El 4 de octubre se celebra el Día Mundial de los Derechos Animales, una fecha que, paradójicamente, todavía no ocupa titulares con la fuerza que merece.

Este año, la efeméride cobra un matiz de luto y reflexión: hemos perdido a Jane Goodall, una de las científicas y activistas más influyentes del último siglo. Goodall no solo transformó nuestra visión sobre los chimpancés, sino que nos obligó a replantearnos la relación que mantenemos con los animales y, en última instancia, con la vida misma. Su legado es un recordatorio de que la lucha por los derechos animales no es un capricho, sino una necesidad urgente y profundamente ética.

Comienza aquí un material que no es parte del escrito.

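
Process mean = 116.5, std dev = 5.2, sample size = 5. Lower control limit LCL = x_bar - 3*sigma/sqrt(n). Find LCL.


LCL = 116.5 - 3 * 5.2 / sqrt(5)

109.52


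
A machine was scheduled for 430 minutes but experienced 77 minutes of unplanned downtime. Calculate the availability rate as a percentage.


Formula: Availability = (Planned Time - Downtime) / Planned Time * 100
Uptime = 430 - 77 = 353 min
Availability = 353 / 430 * 100 = 82.1%

82.1%


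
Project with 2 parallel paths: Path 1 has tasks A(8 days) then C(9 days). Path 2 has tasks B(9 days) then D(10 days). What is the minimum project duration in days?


Path 1 = 8 + 9 = 17 days
Path 2 = 9 + 10 = 19 days
Duration = max(17, 19) = 19 days

19 days


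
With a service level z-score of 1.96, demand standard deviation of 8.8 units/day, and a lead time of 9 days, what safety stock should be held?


Formula: SS = z * sigma_d * sqrt(LT)
sqrt(LT) = sqrt(9) = 3.0
SS = 1.96 * 8.8 * 3.0
SS = 51.7 units

51.7 units


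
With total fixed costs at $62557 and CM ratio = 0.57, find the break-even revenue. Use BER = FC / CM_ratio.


Formula: BER = Fixed Costs / Contribution Margin Ratio
BER = $62557 / 0.57
BER = $109749.12 (to the nearest cent)

$109749.12


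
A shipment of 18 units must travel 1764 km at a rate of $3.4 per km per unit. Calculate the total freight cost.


TC = dist * cost * units = 1764 * 3.4 * 18 = $107956.80

$107956.80


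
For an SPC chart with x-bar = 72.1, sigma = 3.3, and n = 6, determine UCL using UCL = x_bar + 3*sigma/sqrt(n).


UCL = 72.1 + 3 * 3.3 / sqrt(6)

76.14


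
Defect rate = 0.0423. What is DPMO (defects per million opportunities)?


DPMO = defect_rate * 1000000 = 0.0423 * 1000000

42300


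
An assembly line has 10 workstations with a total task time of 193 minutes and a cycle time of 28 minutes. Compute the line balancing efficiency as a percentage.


Formula: Efficiency = Sum of Task Times / (N_stations * CT) * 100
Total station capacity = 10 stations * 28 min = 280 min
Efficiency = 193 / 280 * 100 = 68.9%

68.9%


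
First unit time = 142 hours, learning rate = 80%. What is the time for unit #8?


Formula: T_n = T_1 * (learning_rate)^(log2(n)) where learning_rate = rate/100
Doublings = log2(8) = 3
T_n = 142 * 0.8^3
T_n = 142 * 0.512 = 72.7 hours

72.7 hours


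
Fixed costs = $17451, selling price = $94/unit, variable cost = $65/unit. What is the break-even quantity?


Formula: BEQ = Fixed Costs / (Price - Variable Cost)
Contribution margin = $94 - $65 = $29/unit
BEQ = ceil($17451 / $29/unit) = ceil(601.76) = 602 units

602 units


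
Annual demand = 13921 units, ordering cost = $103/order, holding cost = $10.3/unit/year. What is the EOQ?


Formula: EOQ = sqrt(2 * D * S / H)
Numerator: 2 * 13921 * 103 = 2867726
2DS/H = 2867726 / 10.3 = 278420.0
EOQ = sqrt(278420.0) = 527.7 units

527.7 units


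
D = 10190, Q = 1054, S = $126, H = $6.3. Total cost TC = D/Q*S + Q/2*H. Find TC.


TC = 10190/1054 * 126 + 1054/2 * 6.3

$4538.26


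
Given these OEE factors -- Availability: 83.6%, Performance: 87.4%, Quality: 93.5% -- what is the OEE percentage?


Formula: OEE = Availability * Performance * Quality / 10000
A * P = 83.6% * 87.4% / 100 = 73.07%
OEE = 73.07% * 93.5% / 100 = 68.3%

68.3%


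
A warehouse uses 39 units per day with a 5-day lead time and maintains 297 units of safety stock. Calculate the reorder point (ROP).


Formula: ROP = (Daily Demand * Lead Time) + Safety Stock
Demand during lead time = 39 * 5 = 195 units
ROP = 195 + 297 = 492 units

492 units


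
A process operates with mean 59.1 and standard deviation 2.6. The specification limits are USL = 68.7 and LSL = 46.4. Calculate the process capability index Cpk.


Cpu = (68.7 - 59.1) / (3 * 2.6) = 1.23
Cpl = (59.1 - 46.4) / (3 * 2.6) = 1.63
Cpk = min(1.23, 1.63) = 1.23

1.23


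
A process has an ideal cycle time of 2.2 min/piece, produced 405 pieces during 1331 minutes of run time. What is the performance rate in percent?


Formula: Performance = (Ideal CT * Total Count) / Run Time * 100
Ideal output time = 2.2 * 405 = 891.0 min
Performance = 891.0 / 1331 * 100 = 66.9%

66.9%


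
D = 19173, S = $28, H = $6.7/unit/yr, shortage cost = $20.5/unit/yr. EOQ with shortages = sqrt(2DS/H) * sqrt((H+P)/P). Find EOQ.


Formula: EOQ* = sqrt(2DS/H) * sqrt((H+P)/P)
Base EOQ = sqrt(2*19173*28/6.7) = 400.31 units
Correction = sqrt((6.7+20.5)/20.5) = 1.15188
EOQ* = 400.31 * 1.15188 = 461.1 units

461.1 units


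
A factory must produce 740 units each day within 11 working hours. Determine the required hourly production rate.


Formula: Production Rate = Daily Demand / Available Hours
Rate = 740 units/day / 11 hours/day
Rate = 67.3 units/hour

67.3 units/hour


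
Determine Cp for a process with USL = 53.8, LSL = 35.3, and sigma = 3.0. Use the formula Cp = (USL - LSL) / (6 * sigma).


Cp = (53.8 - 35.3) / (6 * 3.0)

1.03


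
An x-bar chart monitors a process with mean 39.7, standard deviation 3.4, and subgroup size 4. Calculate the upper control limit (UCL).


UCL = 39.7 + 3 * 3.4 / sqrt(4)

44.8


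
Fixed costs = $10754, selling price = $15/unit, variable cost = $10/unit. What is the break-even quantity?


Formula: BEQ = Fixed Costs / (Price - Variable Cost)
Contribution margin = $15 - $10 = $5/unit
BEQ = ceil($10754 / $5/unit) = ceil(2150.8) = 2151 units

2151 units


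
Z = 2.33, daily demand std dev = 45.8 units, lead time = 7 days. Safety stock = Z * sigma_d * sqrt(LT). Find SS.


Formula: SS = z * sigma_d * sqrt(LT)
sqrt(LT) = sqrt(7) = 2.6458
SS = 2.33 * 45.8 * 2.6458
SS = 282.3 units

282.3 units


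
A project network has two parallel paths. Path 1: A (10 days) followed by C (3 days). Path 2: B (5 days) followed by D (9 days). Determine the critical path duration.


Path 1 = 10 + 3 = 13 days
Path 2 = 5 + 9 = 14 days
Duration = max(13, 14) = 14 days

14 days


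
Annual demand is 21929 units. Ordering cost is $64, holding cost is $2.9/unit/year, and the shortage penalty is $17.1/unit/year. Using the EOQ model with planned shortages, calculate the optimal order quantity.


Formula: EOQ* = sqrt(2DS/H) * sqrt((H+P)/P)
Base EOQ = sqrt(2*21929*64/2.9) = 983.82 units
Correction = sqrt((2.9+17.1)/17.1) = 1.08148
EOQ* = 983.82 * 1.08148 = 1064.0 units

1064.0 units


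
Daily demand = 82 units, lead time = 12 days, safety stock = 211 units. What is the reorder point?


Formula: ROP = (Daily Demand * Lead Time) + Safety Stock
Demand during lead time = 82 * 12 = 984 units
ROP = 984 + 211 = 1195 units

1195 units


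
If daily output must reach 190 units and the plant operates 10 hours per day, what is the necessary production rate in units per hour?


Formula: Production Rate = Daily Demand / Available Hours
Rate = 190 units/day / 10 hours/day
Rate = 19.0 units/hour

19.0 units/hour


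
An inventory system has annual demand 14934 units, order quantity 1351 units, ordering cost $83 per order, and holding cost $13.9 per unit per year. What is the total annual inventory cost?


TC = 14934/1351 * 83 + 1351/2 * 13.9

$10306.93


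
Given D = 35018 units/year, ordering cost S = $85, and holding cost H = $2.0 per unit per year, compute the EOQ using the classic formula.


Formula: EOQ = sqrt(2 * D * S / H)
Numerator: 2 * 35018 * 85 = 5953060
2DS/H = 5953060 / 2.0 = 2976530.0
EOQ = sqrt(2976530.0) = 1725.3 units

1725.3 units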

El movimiento por los derechos de los animales es, en esencia, un movimiento social. Pero tiene una particularidad que lo hace distinto de cualquier otro: las víctimas directas, los animales, no pueden luchar por sí mismas, no pueden salir a la calle a manifestarse, ni crear estrategias como colectivo. En las luchas feministas, sindicales o LGTBIQ+, quienes sufren discriminación tienen voz propia, organizan marchas, escriben manifiestos y exigen cambios legislativos. En el caso de los animales, dependen de que nosotras, las personas, decidamos alzar la voz por ellos. Esa dependencia plantea un reto enorme: la defensa de sus derechos queda supeditada a nuestra capacidad de empatía y a la voluntad política que logremos generar.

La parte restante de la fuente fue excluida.